Standard Scores Comprehensive Notes
Standard Scores
- Standard scores are valuable for understanding individual performance relative to the mean.
- Raw scores provide limited context, especially in standardized tests where performance is evaluated against others.
Importance of Standard Scores for Teachers
- Teachers need to know where students stand: at, below, or above the mean.
- Standard scores facilitate informed discussions about student performance.
- They represent performance relative to the mean and standard deviation of a normal distribution.
Norming Explained
- Norming involves testing a large, representative sample of individuals.
- Intelligence tests, for example, are often normed within specific age groups.
- The distribution of scores typically follows a normal distribution, with most scores near the mean.
- Norming is a lengthy and costly process, periodically repeated for tests like the ACT and SAT to adjust for score inflation over time.
- Norms change over time in industrialized nations due to various factors, causing means to gradually increase.
Types of Standard Scores
- Raw scores have limited utility.
- Common types include z-scores, T-scores, and stanines.
- Z-scores and T-scores are frequently encountered in hypothesis testing and regression analysis.
- Standard scores convert raw scores to represent overall performance relative to the mean and standard deviation.
Z-Scores
- A z-score indicates how many standard deviations a person is above or below the mean.
- Z-score distributions have a mean of 0 and a standard deviation of 1.
- A z-score of +1 means the person is one standard deviation above the mean.
- Raw scores can be easily converted to z-scores.
- Z-scores facilitate the determination of percentile ranks.
Z-Score Formula
The z-score is calculated using the following formula:
Zi = \frac{Xi - \mu}{\sigma}
Where:
- Z_i is the z-score for individual i.
- X_i is the raw score for individual i.
- \mu is the mean of the distribution.
- \sigma is the standard deviation of the distribution.
Interpreting Z-Scores
- A z-score of 0 indicates the person scored at the mean.
- A positive z-score indicates the person scored above the mean.
- A negative z-score indicates the person scored below the mean.
- The magnitude of the z-score indicates the distance from the mean in standard deviations.
Examples
- If a person scores at the mean, their z-score is 0.
- If a person scores above the mean(8) with mean(5) and standard deviation(3), their z-score is +1.
- If a person scores below the mean(4) with mean(5) and standard deviation(3), their z-score is -1.
Z-Score Units
- Z-scores can be expressed in decimal units.
- A z-score of 0.333 means the person is one-third of a standard deviation above the mean.
Plotting Individuals on a Normal Distribution
- Z-scores allow for easy plotting of individuals on a normal distribution.
- Given the mean and standard deviation, you can calculate z-scores and plot individuals accordingly.
Z-Scores in SPSS
- SPSS can automate the calculation of z-scores for a distribution of scores.
- By selecting "save standardized values as variables", SPSS will compute z-scores for each individual score.
- SPSS calculates z-scores by comparing each individual score to the mean and standard deviation of the distribution.
Practice with Z-Scores
- Using a z-score chart, you can determine the percentile rank associated with a given z-score.
T-Scores
- T-scores are similar to z-scores but eliminate negative numbers.
- They have a different scale but convey the same information about relative performance.
Stanines
- Stanines break the distribution into nine parts.

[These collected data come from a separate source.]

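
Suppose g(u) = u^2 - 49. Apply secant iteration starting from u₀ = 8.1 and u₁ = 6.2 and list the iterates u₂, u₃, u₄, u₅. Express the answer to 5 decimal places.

g(8.1) = 16.6100000, g(6.2) = -10.5600000
u₂ = 6.2000000 − (-10.5600000)·(6.2000000 − 8.1000000) / (-10.5600000 − 16.6100000) = 6.2000000 − (20.0640000)/(-27.1700000) = 6.9384615
g(6.9384615) = -0.8577515
u₃ = 6.9384615 − (-0.8577515)·(6.9384615 − 6.2000000) / (-0.8577515 − (-10.5600000)) = 6.9384615 − (-0.6334165)/(9.7022485) = 7.0037471
g(7.0037471) = 0.0524731
u₄ = 7.0037471 − 0.0524731·(7.0037471 − 6.9384615) / (0.0524731 − (-0.8577515)) = 7.0037471 − (0.0034257)/(0.9102245) = 6.9999835
g(6.9999835) = -0.0002315
u₅ = 6.9999835 − (-0.0002315)·(6.9999835 − 7.0037471) / (-0.0002315 − 0.0524731) = 6.9999835 − (0.0000009)/(-0.0527046) = 7.0000000

6.93846, 7.00375, 6.99998, 7.00000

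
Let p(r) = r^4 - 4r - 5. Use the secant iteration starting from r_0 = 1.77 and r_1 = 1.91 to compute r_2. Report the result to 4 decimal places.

1.8781

p(1.77) = -2.264938, p(1.91) = 0.668634
r_2 = 1.910000 − 0.668634·(1.910000 − 1.770000) / (0.668634 − (-2.264938)) = 1.910000 − (0.093609)/(2.933571) = 1.878091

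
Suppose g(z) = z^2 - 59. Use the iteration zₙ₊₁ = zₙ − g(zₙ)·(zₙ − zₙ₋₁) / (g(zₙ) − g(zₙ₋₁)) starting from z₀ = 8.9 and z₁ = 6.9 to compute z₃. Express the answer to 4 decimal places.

7.6844

g(8.9) = 20.210000, g(6.9) = -11.390000
z₂ = 6.900000 − (-11.390000)·(6.900000 − 8.900000) / (-11.390000 − 20.210000) = 6.900000 − (22.780000)/(-31.600000) = 7.620886
g(7.620886) = -0.922095
z₃ = 7.620886 − (-0.922095)·(7.620886 − 6.900000) / (-0.922095 − (-11.390000)) = 7.620886 − (-0.664726)/(10.467905) = 7.684387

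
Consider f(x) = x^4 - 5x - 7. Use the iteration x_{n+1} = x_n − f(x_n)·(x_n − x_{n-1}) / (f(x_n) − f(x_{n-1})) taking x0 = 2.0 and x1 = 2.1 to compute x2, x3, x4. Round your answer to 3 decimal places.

2.034, 2.036, 2.036

f(2.0) = -1.00000, f(2.1) = 1.94810
x2 = 2.10000 − 1.94810·(2.10000 − 2.00000) / (1.94810 − (-1.00000)) = 2.10000 − (0.19481)/(2.94810) = 2.03392
f(2.03392) = -0.05623
x3 = 2.03392 − (-0.05623)·(2.03392 − 2.10000) / (-0.05623 − 1.94810) = 2.03392 − (0.00372)/(-2.00433) = 2.03577
f(2.03577) = -0.00302
x4 = 2.03577 − (-0.00302)·(2.03577 − 2.03392) / (-0.00302 − (-0.05623)) = 2.03577 − (-0.00001)/(0.05321) = 2.03588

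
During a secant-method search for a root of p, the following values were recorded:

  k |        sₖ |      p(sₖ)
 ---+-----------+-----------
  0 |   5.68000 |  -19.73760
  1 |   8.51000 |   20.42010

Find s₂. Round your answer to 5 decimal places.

s₂ = 8.51000 − 20.42010·(8.51000 − 5.68000) / (20.42010 − (-19.73760))
   = 8.51000 − (57.7888830)/(40.1577000) = 7.0709514

7.07095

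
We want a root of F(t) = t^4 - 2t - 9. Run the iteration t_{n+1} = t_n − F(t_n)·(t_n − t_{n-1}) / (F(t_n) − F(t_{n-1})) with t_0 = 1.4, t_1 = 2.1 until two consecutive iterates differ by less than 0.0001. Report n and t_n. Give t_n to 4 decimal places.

F(1.4) = -7.958400, F(2.1) = 6.248100
t_2 = 2.100000 − 6.248100·(0.700000)/(14.206500) = 1.792136;  |Δ| = 0.307864
F(1.792136) = -2.268925
t_3 = 1.792136 − (-2.268925)·(-0.307864)/(-8.517025) = 1.874151;  |Δ| = 0.082015
F(1.874151) = -0.411064
t_4 = 1.874151 − (-0.411064)·(0.082015)/(1.857861) = 1.892297;  |Δ| = 0.018146
F(1.892297) = 0.037444
t_5 = 1.892297 − 0.037444·(0.018146)/(0.448508) = 1.890782;  |Δ| = 0.001515
F(1.890782) = -0.000538
t_6 = 1.890782 − (-0.000538)·(-0.001515)/(-0.037982) = 1.890803;  |Δ| = 0.000021
|t_6 − t_5| = 0.000021 < 0.0001

n = 6, t_n = 1.8908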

- A stanine of 5 is equivalent to a z-score of 0 and a T-score of 50, representing the 50th percentile.
Standard Deviation Units
- Percentile ranks can be derived from standard deviation units.
- A score of one standard deviation above the mean corresponds to approximately the 84th percentile.
- A T-score of 40 means that approximately 16% of participants scored below that score.
Creating Custom Standard Scores
- Standard scores can be created using any mean and standard deviation unit.
- As long as the distribution is normal and the mean and standard deviation are known, scores can be easily interpreted.
Examples and Test Preparation
- To calculate the z-score, you need the individual's score, the mean, and the standard deviation.
- Using z-score charts, you can determine the percentage of scores superseded by a given score.